Courtroom access: No “performances,” just a “massive civics lesson” when supreme courts overseas live-stream their hearings
on Apr 30, 2020 at 3:48 pm
Editor’s note: On April 13, the Supreme Court announced that it would conduct 10 oral arguments via telephone conference on several days in May in cases whose oral argument dates had been postponed due to the COVID-19 pandemic, and that it would make an audio feed available to the public through a media pool, providing real-time audio of oral arguments for the first time in its history.
Last year the UK Supreme Court heard three days of argument on whether Prime Minister Boris Johnson acted properly when he asked Queen Elizabeth II to suspend the country’s parliament in the run-up to the deadline for Britain’s exit from the European Union. When the country’s highest court ruled that the government had shut down Parliament illegally, the BBC described the decision as “the worst possible outcome” for Johnson and concluded that it “challenges Britain’s unwritten constitution and the entire balance of power.” Some U.S. commentators compared the case to Marbury v. Madison, the 1803 ruling in which the U.S. Supreme Court established the principle that courts have the power to declare both laws and the actions of the executive branch unconstitutional. But there was at least one key difference between Marbury and the three-day debate over the decision to suspend Parliament: Thanks to the wonders of modern technology and the policy of the UK Supreme Court, millions of people watched the proceedings live through the court’s website – which recorded over four million hits on the first morning of the hearings alone.
The high level of interest in the UK Supreme Court proceedings may have been unusual, but the fact that the proceedings were live-streamed was not: Since its creation in 2009, the UK Supreme Court has routinely broadcast video of its proceedings. In 2015, that court announced a “video on demand” service to allow the public to watch past hearings. Lord Neuberger, the president of the court at the time, explained that the “archive will help people see the background to decisions made” in the court.
Closer to home, our northern neighbor’s highest court has had cameras broadcasting its proceedings for over 30 years. In a 2010 interview, Beverley McLachlin, then the chief justice of the Canadian Supreme Court, told an audience in the United States that although her court was initially “very wary” about televising its proceedings, over time she and her colleagues had become “just oblivious” to them. McLachlin downplayed concerns that televising the court’s hearings might lead to “grandstanding” by either lawyers or judges, concluding that “[n]obody is out there trying to put on a performance.” One year later, one of McLachlin’s colleagues on the court, Justice Ian Binnie, described a televised four-day hearing on Quebec’s right to secede as a “massive civics lesson.”

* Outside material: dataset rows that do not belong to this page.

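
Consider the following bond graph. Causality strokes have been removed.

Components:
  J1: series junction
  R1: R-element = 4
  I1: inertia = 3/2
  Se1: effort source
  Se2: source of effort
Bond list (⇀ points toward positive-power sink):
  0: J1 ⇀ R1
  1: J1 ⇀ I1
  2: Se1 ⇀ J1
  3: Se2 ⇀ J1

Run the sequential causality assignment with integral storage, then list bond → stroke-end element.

β2 |J1  (Se1 fixes effort; stroke away)
β3 |J1  (source Se2 imposes e)
β1 |I1  (I1: I, integral causality)
β0 |J1  (common-f at J1 fixed by 1)

#0 |J1
#1 |I1
#2 |J1
#3 |J1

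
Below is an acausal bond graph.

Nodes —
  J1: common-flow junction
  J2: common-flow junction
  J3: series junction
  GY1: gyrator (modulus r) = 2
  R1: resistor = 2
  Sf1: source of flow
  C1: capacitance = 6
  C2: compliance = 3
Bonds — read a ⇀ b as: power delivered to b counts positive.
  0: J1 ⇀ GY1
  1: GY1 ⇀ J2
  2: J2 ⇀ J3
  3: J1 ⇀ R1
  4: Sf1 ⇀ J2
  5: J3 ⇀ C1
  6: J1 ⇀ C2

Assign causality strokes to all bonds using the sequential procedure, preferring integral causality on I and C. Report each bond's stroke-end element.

bond 4 stroke→Sf1  (Sf1: flow source, stroke at near end)
bond 1 stroke→J2  (1-jn J2 has f-setter on 4)
bond 2 stroke→J2  (1-jn J2 has f-setter on 4)
bond 5 stroke→J3  (J3 flow already set via bond 2)
bond 0 stroke→J1  (through GY1, causality inverts; strokes same side of GY1)
bond 6 stroke→J1  (C2 integral (e out))
bond 3 stroke→R1  (only one flow-in slot at J1)

#0 →J1
#1 →J2
#2 →J2
#3 →R1
#4 →Sf1
#5 →J3
#6 →J1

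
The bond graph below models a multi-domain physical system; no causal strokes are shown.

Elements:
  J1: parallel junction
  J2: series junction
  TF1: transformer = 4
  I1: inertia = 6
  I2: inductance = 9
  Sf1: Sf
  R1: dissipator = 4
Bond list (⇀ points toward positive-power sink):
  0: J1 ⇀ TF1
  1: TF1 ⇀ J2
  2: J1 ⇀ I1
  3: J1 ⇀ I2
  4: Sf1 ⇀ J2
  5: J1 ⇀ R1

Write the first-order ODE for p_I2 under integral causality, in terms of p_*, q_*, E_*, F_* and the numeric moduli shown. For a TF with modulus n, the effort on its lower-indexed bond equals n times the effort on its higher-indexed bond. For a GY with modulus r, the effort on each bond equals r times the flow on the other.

dp_I2/dt = -F_Sf1 - 2*p_I1/3 - 4*p_I2/9

bond 4 stroke→Sf1  (Sf1: flow source, stroke at near end)
bond 1 stroke→J2  (1-jn J2 has f-setter on 4)
bond 0 stroke→TF1  (TF1 one-in-one-out from 1)
bond 2 stroke→I1  (I1 integral (f out))
bond 3 stroke→I2  (I2 outputs flow p/I2)
bond 5 stroke→J1  (J1 needs exactly one e-in)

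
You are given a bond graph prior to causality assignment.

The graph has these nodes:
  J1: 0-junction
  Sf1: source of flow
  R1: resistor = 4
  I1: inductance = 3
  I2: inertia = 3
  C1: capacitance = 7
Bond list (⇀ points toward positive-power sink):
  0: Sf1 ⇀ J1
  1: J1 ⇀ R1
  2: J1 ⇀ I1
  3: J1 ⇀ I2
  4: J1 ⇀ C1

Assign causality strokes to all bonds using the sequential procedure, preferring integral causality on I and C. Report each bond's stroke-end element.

#0 stroke→Sf1
#1 stroke→R1
#2 stroke→I1
#3 stroke→I2
#4 stroke→J1

b0 |Sf1  (Sf1 fixes flow; stroke at Sf1)
b2 |I1  (I1 outputs flow p/I1)
b3 |I2  (I2: I, integral causality)
b4 |J1  (prefer integral on C1)
b1 |R1  (J1: bond 4 brought effort, rest push out)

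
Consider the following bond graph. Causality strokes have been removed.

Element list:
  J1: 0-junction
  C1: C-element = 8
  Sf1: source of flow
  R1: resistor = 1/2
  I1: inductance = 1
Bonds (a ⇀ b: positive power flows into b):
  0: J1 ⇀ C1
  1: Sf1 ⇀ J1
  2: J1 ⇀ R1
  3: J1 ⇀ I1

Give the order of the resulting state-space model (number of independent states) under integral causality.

β1 stroke→Sf1  (source Sf1 imposes f)
β0 stroke→J1  (C1 outputs effort q/C1)
β2 stroke→R1  (common-e at J1 fixed by 0)
β3 stroke→I1  (J1: bond 0 brought effort, rest push out)

2  (C1, I1 all integral)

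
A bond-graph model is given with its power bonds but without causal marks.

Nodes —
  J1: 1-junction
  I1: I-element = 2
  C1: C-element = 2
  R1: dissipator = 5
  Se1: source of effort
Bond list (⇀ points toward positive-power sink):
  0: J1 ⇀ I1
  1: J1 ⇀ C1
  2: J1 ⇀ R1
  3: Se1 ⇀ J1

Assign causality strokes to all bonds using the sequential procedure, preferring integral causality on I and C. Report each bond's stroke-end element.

#0 |I1
#1 |J1
#2 |J1
#3 |J1

bond 3 →J1  (Se1: effort source, stroke at far end)
bond 0 →I1  (I1: I, integral causality)
bond 1 →J1  (common-f at J1 fixed by 0)
bond 2 →J1  (common-f at J1 fixed by 0)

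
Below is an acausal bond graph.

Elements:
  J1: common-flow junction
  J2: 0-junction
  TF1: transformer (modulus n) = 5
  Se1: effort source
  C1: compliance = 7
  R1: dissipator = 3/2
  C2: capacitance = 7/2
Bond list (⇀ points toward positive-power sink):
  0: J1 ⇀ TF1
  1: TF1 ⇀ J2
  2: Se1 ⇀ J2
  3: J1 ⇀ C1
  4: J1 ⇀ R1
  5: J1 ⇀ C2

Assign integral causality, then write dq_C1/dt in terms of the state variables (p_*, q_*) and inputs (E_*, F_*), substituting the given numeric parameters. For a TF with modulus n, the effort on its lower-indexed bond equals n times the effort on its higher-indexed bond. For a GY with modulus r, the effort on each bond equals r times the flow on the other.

dq_C1/dt = -10*E_Se1/3 - 2*q_C1/21 - 4*q_C2/21

bond 2 |J2  (Se1 (Se) sets effort on bond)
bond 1 |TF1  (0-jn J2 has e-setter on 2)
bond 0 |J1  (TF TF1: opposite of bond 1)
bond 3 |J1  (C1 integral (e out))
bond 5 |J1  (C2 integral (e out))
bond 4 |R1  (J1: last free bond brings flow in)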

The United Kingdom and Canada are not alone in live-streaming their hearings. Brazil’s supreme court has made live video of its proceedings available for nearly two decades, including the justices’ deliberations on the cases after the lawyers make their presentations. The Supreme Court of Mexico also live-streams its sessions on the web. And the Israeli Supreme Court has recently begun to live-stream video of some (although not all) of its arguments as part of a one-year trial. On April 16, the court live-streamed its hearings for the first time, in a case involving whether the country’s government can collect cellphone data from individuals who have tested positive for COVID-19. Next week the court is scheduled to live-stream two days of oral argument in a case challenging the ability of Prime Minister Benjamin Netanyahu to form a new government when he is under indictment.
Live-streaming video of the proceedings in a country’s highest court may not be as widespread as it is in the state supreme courts here in the United States. However, the experience of the UK and Canadian Supreme Courts suggests that live-streaming has worked well – even in the kinds of high-profile cases that (at least according to some opponents of live-streaming) state supreme courts don’t necessarily encounter.